On the flip side, I'm still getting new things out of Beatrix Potter 
and Ezra Jack Keats (I'm 33).  And I reread _The Secret Garden_ almost 
every year.

I just have to say that I know another little girl--the one whose dad 
won't read her GF yet--who got the plot of PA pretty well but still 
refers to Pettigrew as "that mouse."  She's 5 or 6.  I think it's 
hilarious that she can follow something as complex as that plot, yet 
can't quite get the distinction between a mouse and a rat--I bet they 
got to "rat" in SS and her sister explained, "It's like a mouse," and 
she's been saying that ever since.

> There are a lot of *wonderful*
>childrens' books out there (add this to the reasons to be frustrated
>with the NY Times list - an award winning childrens' book must have
>great characters, and excellent plot, AND be written on a level that
>can be understood by the target audience. Tell me it doesn't take as
>much or more effort to write a great childrens' book as it does to
>write an adult best seller!). 

Amen!

I also wonder which list they put young adult books on.  Or don't 
teenagers read enough for any of their books to make the best-seller 
list?

Amanda wrote:

>I always thought that it was probably a plot hole, but then I 
considered
>that Lupin has to take the potion every night. This might not have 
been
>Night 1 of this month's dosing. Like a one-year vaccine which is
>actually good for a few months beyond that, I supposed that the 
effects
>of the previous evening's dose had lingered a bit, but then the
>unbroken, clear moonlight finally overwhelmed it.

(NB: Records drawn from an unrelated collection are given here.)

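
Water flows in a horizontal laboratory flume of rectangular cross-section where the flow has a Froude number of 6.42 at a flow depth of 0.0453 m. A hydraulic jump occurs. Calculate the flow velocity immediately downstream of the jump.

Fr₁ = 6.42 (given).
Conjugate-depth relation: y₂/y₁ = ½[√(1 + 8Fr₁²) − 1] = ½[√330.7 − 1] = 8.59.
y₂ = 8.59 × 0.0453 = 0.389 m.
V₁ = Fr₁·√(g·y₁) = 6.42×√(9.81×0.0453) = 4.28 m/s; q = V₁·y₁ = 0.194 m²/s.
V₂ = q/y₂ = 0.194/0.389 = 0.498 m/s.

V₂ = 0.498 m/s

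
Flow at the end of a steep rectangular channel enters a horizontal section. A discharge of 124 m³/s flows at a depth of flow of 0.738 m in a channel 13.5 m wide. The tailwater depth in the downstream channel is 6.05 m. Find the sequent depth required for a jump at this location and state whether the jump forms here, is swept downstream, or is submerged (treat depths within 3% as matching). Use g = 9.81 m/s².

y₂ = 4.47 m; the jump is submerged

q = Q/b = 124/13.5 = 9.19 m²/s; V₁ = q/y₁ = 12.4 m/s. Fr₁ = V₁/√(g·y₁) = 4.63.
By Bélanger, y₂/y₁ = ½[√(1 + 8Fr₁²) − 1] = ½[√172.2 − 1] = 6.06.
y₂ = 6.06 × 0.738 = 4.47 m.
Tailwater y_tw = 6.05 m: y_tw > y₂, so the jump is submerged.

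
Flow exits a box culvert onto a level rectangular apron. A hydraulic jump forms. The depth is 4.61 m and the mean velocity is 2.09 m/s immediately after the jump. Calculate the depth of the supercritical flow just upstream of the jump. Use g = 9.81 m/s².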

>Thoughts?  ::Amy, get out of that fetal ball and tell me what you
>think!:::

::whimpering like a cub::  (A werewolf cub, to address the other 
Lycanthropic Flint, is a transformed child.  Seven-year-old Remus 
turned into a werewolf cub once a month.  Isn't that the cutest thing 
you can imagine?  but I digress.)  

I think so too, but it can't be a hard-and-fast thing, or again, he 
could just stay inside, sipping his potion and keeping the shades 
down.  

The only real solution is that one way or another, the transformation 
into a wolf isn't as simple as full moon rises, bang.  There are a lot 
of factors at play--indoors/outdoors, potion/no 
potion/potion-recently-but-not-tonight, cloudy/clear, etc.  No 
combination will suffice to prevent the transformation altogether, but 
it might be delayed.

How's that?

Lyra, now Porkmaster, wrote:

>I can't believe I overlooked my favorite werewolf! Yes, I agree with
>everyone who thinks he might die in place of Sirius - in light of
>recent posts, I (sadly) give him 64%

Sigh.  I'm afraid you're right.

And then Jenny wrote:   

>If Harry dies I may go with him.

Look at us--we're a bunch of wrecks.  We may have to put a suicide 
hotline in place before each new release, just in case.

Amy Z

--------------------------------------------------
 The [Chudley Cannons'] motto was changed in 1972
 from 'We shall conquer' to 'Let's all just keep
 our fingers crossed and hope for the best'.